Using historical data, customer behavior, and market dynamics, AI food apps can predict the demand of a particular dish or an ingredient at a certain time. For example, using AI applications, the pizza restaurant can predict demand on Friday evenings or during peak days. A business will ensure they have in stock all the ingredients to cater to their customers without overstocking, which not only improves a business’s operational efficiency but also ensures that food wastage and the inconvenience of a customer are reduced.

AI is also unavoidable when it comes to the seasonal fluctuations of demand in food businesses. Like, for instance, restaurants might have a huge peak during holidays like Thanksgiving or summer. Through AI-based apps, businesses can track such shifts and adjust their production schedules, as well as the number of employees, simultaneously aligning their inventory levels.
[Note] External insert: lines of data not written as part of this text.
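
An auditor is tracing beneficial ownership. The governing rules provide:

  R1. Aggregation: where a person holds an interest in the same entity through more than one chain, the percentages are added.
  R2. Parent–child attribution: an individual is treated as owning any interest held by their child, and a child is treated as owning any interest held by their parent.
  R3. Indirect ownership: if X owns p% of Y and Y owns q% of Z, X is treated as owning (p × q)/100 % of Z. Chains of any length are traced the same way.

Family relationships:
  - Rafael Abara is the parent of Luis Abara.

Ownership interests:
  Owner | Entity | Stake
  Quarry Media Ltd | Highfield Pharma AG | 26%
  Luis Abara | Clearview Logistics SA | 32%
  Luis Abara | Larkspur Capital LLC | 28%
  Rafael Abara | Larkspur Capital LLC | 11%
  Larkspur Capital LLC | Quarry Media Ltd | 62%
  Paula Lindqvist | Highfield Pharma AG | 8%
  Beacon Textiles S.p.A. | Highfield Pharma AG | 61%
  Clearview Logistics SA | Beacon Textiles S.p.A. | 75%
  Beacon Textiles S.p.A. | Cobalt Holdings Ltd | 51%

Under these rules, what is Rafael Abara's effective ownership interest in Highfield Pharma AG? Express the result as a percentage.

By parent–child attribution (R2), Rafael Abara is treated as also owning Luis Abara's interest in Larkspur Capital LLC, giving 11% + 28% = 39%.
By parent–child attribution (R2), Rafael Abara is treated as owning Luis Abara's 32% interest in Clearview Logistics SA.
Chain via Larkspur Capital LLC → Quarry Media Ltd (R3): 39% × 62% × 26% = 6.2868% of Highfield Pharma AG.
Chain via Clearview Logistics SA → Beacon Textiles S.p.A. (R3): 32% × 75% × 61% = 14.64% of Highfield Pharma AG.
Aggregating (R1): 6.2868% + 14.64% = 20.9268%.

20.9268%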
  1. Enhancing Food Safety and Quality Control

Artificial Intelligence applications also track food preparation processes from raw material preparation up to packaging to determine potential faults that might influence quality or safety. It can be in the form of contamination or spoilage in food through the examination of visual and sensor data, which gives advance warnings against dangerous food products’ circulation, reducing the instance of food poisonings and maintaining good hygiene and safety standards in commerce.

Additionally, AI can help ensure that food products meet regulatory requirements. Apps driven by AI can monitor compliance with food safety standards, track the certification process, and produce reports so food businesses are on top of regulations.

Conclusion

Applications of Artificial Intelligence also monitor the preparation processes of foods from the preparatory stages of raw materials to the packaging. This helps identify the potential faults that may affect quality or safety. It may include contamination and food spoilage, which is through analyzing visual and sensor data, providing advance warnings on hazardous food products circulation; thereby lowering instances of food poisoning and upholding high standards of hygiene and safety in commerce.

Apart from controlling food safety, AI is also there to ensure that products offered pass the regulatory requirements. AI-driven apps monitor compliance with food safety standards, track the certification process, and produce reports so food businesses are on top of regulations.

 

[contact-form-7]

New Orleans Attack: A Tragic Start to 2025

The bustling streets of New Orleans, renowned for their vibrant celebrations and cultural richness, witnessed an unthinkable tragedy on January 1, 2025. A devastating act of violence unfolded on Bourbon Street, leaving 10 dead and 35 injured. This act, labeled as a terrorist attack by local authorities, has not only shaken the city but also...

The post New Orleans Attack: A Tragic Start to 2025 appeared first on 1redDrop.